Aunque escribo desde que recuerdo, siempre me pareció que las cosas importantes eran otras y que escribir era un juego, un hobby, un refugio. Los papeles más amarillentos que guardo son de cuando tenía doce o trece años. En ellos hay algunos poemas (de los cuales ni siquiera con mucho cariño y nostalgia puedo rescatar más de dos o tres líneas), proyectos de cuentos y textos sueltos. Creo que desde entonces nunca corté con el hábito de llenar papelitos (servilletas de papel en su mayoría...) en los que anoto una idea, siempre rápido y de manera abreviada por miedo a que se me escape.

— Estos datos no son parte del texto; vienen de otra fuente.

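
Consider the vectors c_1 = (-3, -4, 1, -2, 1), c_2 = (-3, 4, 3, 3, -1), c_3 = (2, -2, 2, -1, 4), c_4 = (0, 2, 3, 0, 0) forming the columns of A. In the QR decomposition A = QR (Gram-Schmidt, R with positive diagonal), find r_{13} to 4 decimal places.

e_1 = c_1/‖c_1‖ = (-3, -4, 1, -2, 1)/5.5678 = (-0.5388, -0.7184, 0.1796, -0.3592, 0.1796).
r_{13} = e_1·c_3 = 1.7961.

r_{13} = 1.7961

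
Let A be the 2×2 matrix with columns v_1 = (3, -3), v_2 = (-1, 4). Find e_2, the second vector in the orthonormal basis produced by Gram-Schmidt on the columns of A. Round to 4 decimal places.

e_2 = (0.7071, 0.7071)

e_1 = v_1/‖v_1‖ = (3, -3)/4.2426 = (0.7071, -0.7071).
r_{12} = e_1·v_2 = -3.5355.
u_2 = v_2 + 3.5355·e_1 = (1.5000, 1.5000).
‖u_2‖ = 2.1213, so e_2 = (0.7071, 0.7071).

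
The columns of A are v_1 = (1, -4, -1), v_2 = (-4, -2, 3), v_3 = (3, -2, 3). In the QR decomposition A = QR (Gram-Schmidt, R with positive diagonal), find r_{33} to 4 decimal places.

v_1 = (1, -4, -1); ‖v_1‖ = 4.2426, so q_1 = (0.2357, -0.9428, -0.2357).
q_1·v_2 = 0.2357·(-4) + (-0.9428)·(-2) + (-0.2357)·3 = 0.2357.
u_2 = v_2 − 0.2357·q_1 = (-4.0556, -1.7778, 3.0556).
‖u_2‖ = 5.3800, so q_2 = (-0.7538, -0.3304, 0.5679).
q_1·v_3 = 0.2357·3 + (-0.9428)·(-2) + (-0.2357)·3 = 1.8856; q_2·v_3 = (-0.7538)·3 + (-0.3304)·(-2) + 0.5679·3 = 0.1033.
u_3 = v_3 − 1.8856·q_1 − 0.1033·q_2 = (2.6334, -0.1881, 3.3858).
r_{33} = ‖u_3‖ = 4.2935.

r_{33} = 4.2935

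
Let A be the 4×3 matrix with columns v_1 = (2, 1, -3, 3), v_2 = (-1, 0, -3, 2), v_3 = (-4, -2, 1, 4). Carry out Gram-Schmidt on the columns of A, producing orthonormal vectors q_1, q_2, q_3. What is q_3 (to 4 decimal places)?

q_1 = v_1/‖v_1‖ = (2, 1, -3, 3)/4.7958 = (0.4170, 0.2085, -0.6255, 0.6255).
r_{12} = q_1·v_2 = 2.7107.
u_2 = v_2 − 2.7107·q_1 = (-2.1304, -0.5652, -1.3043, 0.3043).
‖u_2‖ = 2.5792, so q_2 = (-0.8260, -0.2191, -0.5057, 0.1180).
r_{13} = q_1·v_3 = -0.2085; r_{23} = q_2·v_3 = 3.7086.
u_3 = v_3 + 0.2085·q_1 − 3.7086·q_2 = (-0.8497, -1.1438, 2.7451, 3.6928).
‖u_3‖ = 4.8169, so q_3 = (-0.1764, -0.2375, 0.5699, 0.7666).

q_3 = (-0.1764, -0.2375, 0.5699, 0.7666)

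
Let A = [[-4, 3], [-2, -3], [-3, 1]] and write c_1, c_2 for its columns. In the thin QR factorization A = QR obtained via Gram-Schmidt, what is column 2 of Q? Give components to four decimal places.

c_1 = (-4, -2, -3); ‖c_1‖ = 5.3852, so q_1 = (-0.7428, -0.3714, -0.5571).
q_1·c_2 = (-0.7428)·3 + (-0.3714)·(-3) + (-0.5571)·1 = -1.6713.
u_2 = c_2 + 1.6713·q_1 = (1.7586, -3.6207, 0.0690).
‖u_2‖ = 4.0258, so q_2 = (0.4368, -0.8994, 0.0171).

q_2 = (0.4368, -0.8994, 0.0171)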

Por el año 1981, casada y con dos hijos adolescentes, durante un veraneo escribí de un tirón mi primer libro. Se llama Manual del pequeño chef y estaba destinado a mis hijos y a muchos otros chicos que querían aprender a cocinar.
En algún momento del año 1982 se me ocurrió una de las ideas más felices de mi vida: proponerle al dueño de una de las cadenas más importantes de supermercados de entonces hacer una revista destinada al público. La idea tuvo éxito y durante nueve años hice, junto con una amiga, el boletín NotiNorte que en sus momentos mejores llegó a tiradas de más de cien mil ejemplares mensuales y que fue uno de los trabajos más agradables y creativos de mi vida.

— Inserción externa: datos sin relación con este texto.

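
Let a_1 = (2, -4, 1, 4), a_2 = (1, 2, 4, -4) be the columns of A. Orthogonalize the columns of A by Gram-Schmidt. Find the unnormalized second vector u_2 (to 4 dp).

a_1 = (2, -4, 1, 4); ‖a_1‖ = 6.0828, so e_1 = (0.3288, -0.6576, 0.1644, 0.6576).
e_1·a_2 = 0.3288·1 + (-0.6576)·2 + 0.1644·4 + 0.6576·(-4) = -2.9592.
u_2 = a_2 + 2.9592·e_1 = (1.9730, 0.0541, 4.4865, -2.0541).

u_2 = (1.9730, 0.0541, 4.4865, -2.0541)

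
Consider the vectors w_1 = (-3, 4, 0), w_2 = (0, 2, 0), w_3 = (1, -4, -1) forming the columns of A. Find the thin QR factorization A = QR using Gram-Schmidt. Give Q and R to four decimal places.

Q = [[-0.6000, 0.8000, 0.0000], [0.8000, 0.6000, 0.0000], [0.0000, 0.0000, -1.0000]], R = [[5.0000, 1.6000, -3.8000], [0.0000, 1.2000, -1.6000], [0.0000, 0.0000, 1.0000]]

e_1 = w_1/‖w_1‖ = (-3, 4, 0)/5.0000 = (-0.6000, 0.8000, 0.0000).
r_{12} = e_1·w_2 = 1.6000.
u_2 = w_2 − 1.6000·e_1 = (0.9600, 0.7200, 0.0000).
‖u_2‖ = 1.2000, so e_2 = (0.8000, 0.6000, 0.0000).
r_{13} = e_1·w_3 = -3.8000; r_{23} = e_2·w_3 = -1.6000.
u_3 = w_3 + 3.8000·e_1 + 1.6000·e_2 = (0.0000, 0.0000, -1.0000).
‖u_3‖ = 1.0000, so e_3 = (0.0000, 0.0000, -1.0000).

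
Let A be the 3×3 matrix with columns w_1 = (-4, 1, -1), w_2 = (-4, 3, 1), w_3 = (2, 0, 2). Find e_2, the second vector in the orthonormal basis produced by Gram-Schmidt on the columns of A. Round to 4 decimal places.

e_2 = (0.0000, 0.7071, 0.7071)

e_1 = w_1/‖w_1‖ = (-4, 1, -1)/4.2426 = (-0.9428, 0.2357, -0.2357).
r_{12} = e_1·w_2 = 4.2426.
u_2 = w_2 − 4.2426·e_1 = (0.0000, 2.0000, 2.0000).
‖u_2‖ = 2.8284, so e_2 = (0.0000, 0.7071, 0.7071).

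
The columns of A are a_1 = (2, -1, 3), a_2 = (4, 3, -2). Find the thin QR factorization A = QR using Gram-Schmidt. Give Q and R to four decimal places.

Q = [[0.5345, 0.7703], [-0.2673, 0.5445], [0.8018, -0.3320]], R = [[3.7417, -0.2673], [0.0000, 5.3785]]

e_1 = a_1/‖a_1‖ = (2, -1, 3)/3.7417 = (0.5345, -0.2673, 0.8018).
r_{12} = e_1·a_2 = -0.2673.
u_2 = a_2 + 0.2673·e_1 = (4.1429, 2.9286, -1.7857).
‖u_2‖ = 5.3785, so e_2 = (0.7703, 0.5445, -0.3320).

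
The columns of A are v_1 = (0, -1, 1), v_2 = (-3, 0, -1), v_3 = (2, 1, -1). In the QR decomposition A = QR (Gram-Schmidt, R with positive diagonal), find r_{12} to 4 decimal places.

r_{12} = -0.7071

e_1 = v_1/‖v_1‖ = (0, -1, 1)/1.4142 = (0.0000, -0.7071, 0.7071).
r_{12} = e_1·v_2 = -0.7071.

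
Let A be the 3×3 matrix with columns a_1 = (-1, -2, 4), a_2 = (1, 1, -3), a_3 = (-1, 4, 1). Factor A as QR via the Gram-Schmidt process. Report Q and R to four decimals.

q_1 = a_1/‖a_1‖ = (-1, -2, 4)/4.5826 = (-0.2182, -0.4364, 0.8729).
r_{12} = q_1·a_2 = -3.2733.
u_2 = a_2 + 3.2733·q_1 = (0.2857, -0.4286, -0.1429).
‖u_2‖ = 0.5345, so q_2 = (0.5345, -0.8018, -0.2673).
r_{13} = q_1·a_3 = -0.6547; r_{23} = q_2·a_3 = -4.0089.
u_3 = a_3 + 0.6547·q_1 + 4.0089·q_2 = (1.0000, 0.5000, 0.5000).
‖u_3‖ = 1.2247, so q_3 = (0.8165, 0.4082, 0.4082).

Q = [[-0.2182, 0.5345, 0.8165], [-0.4364, -0.8018, 0.4082], [0.8729, -0.2673, 0.4082]], R = [[4.5826, -3.2733, -0.6547], [0.0000, 0.5345, -4.0089], [0.0000, 0.0000, 1.2247]]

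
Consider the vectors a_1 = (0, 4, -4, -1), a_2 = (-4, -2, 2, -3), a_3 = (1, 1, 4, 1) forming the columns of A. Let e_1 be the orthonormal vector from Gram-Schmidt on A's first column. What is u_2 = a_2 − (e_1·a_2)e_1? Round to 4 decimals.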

Poco tiempo después inicié una empresa comercializadora de embalajes para la cocina con la marca Daniela Sagel®, que fue líder y sinónimo de embalajes y congelamiento doméstico en nuestro país.

En relación con esto colaboré con varios medios gráficos escribiendo notas de divulgación sobre alimentos congelados y el uso del freezer. También escribía artículos sobre cocina y gastronomía en general de manera que seguía en contacto cercano con la sal y la pimienta.

Luego apareció un primer libro de ensaladas, después dos libros de repostería para chicos y a continuación los libros de oro de las ensaladas, de las sopas y del freezer. Si miro hacia atrás creo que no me animaba a salir del todo del ámbito de los fogones. Todo lo demás que escribía me parecía privado y no era para mostrar. Pero debo confesar que llegó un día en el cual, aunque cocinar es una de mis actividades preferidas, me cansé de un formato que no lograba alejarse de algunos gramos de uno u otro ingrediente.


Entretanto la vida siguió su curso: se casaron mis hijos, me divorcié y tengo una nieta y tres nietos.
Hace unos años, la conocí a Hilda Levy. Las dos habíamos pensado en escribir un libro de humor sobre mujeres de nuestra edad. Después de algunas conversaciones, tuvimos el buen tino de escribirlo juntas en vez de hacer dos libros diferentes. Así nació Mujeres de 50. Pequeño manual ilustrado de supervivencia que nos dio muchísimas y enormes satisfacciones.
Descubrir mi veta humorística me resultó una sorpresa agradable y estableció una relación muy placentera con la escritura. En la misma clave escribí Busco al hombre de mi vida. Marido ya tuve. Este libro me abrió la puerta a la comunicación por Internet con mis lectores lo que es una experiencia realmente incomparable.
¿Hace calor o soy yo? Todas tus preguntas sobre climaterio y hormonas. Todas las respuestas del médico. escrito en colaboración con el Dr. Eduardo Depiano, es un desafío diferente, ya que en él tratamos de transmitir de una manera amena toda la información científica seria que respalda la propuesta del título.
Amigas trata de la red, especial e invisible, que une a las amigas mujeres y tiene un capítulo que trata de la amistad entre mujeres y hombres, una posibilidad no siempre aceptada.
Vivirsola se puede pone el foco en el derecho, poco reconocido, que tenemos las mujeres de aprender a vivir solas y a disfrutarlo. Y, una vez más, a reírnos de nosotras mismas cuando nos iniciamos en el vivirsola.

Tantos han sido los cambios que desde hace cierto tiempo me parece increíble pensar en mi vida sin pensar en nuevos libros, sin escribir.
Cuando tengo tiempo hago escultura, leo, escucho música especialmente ópera, amo la naturaleza y... me gusta seguir cocinando cada vez que puedo.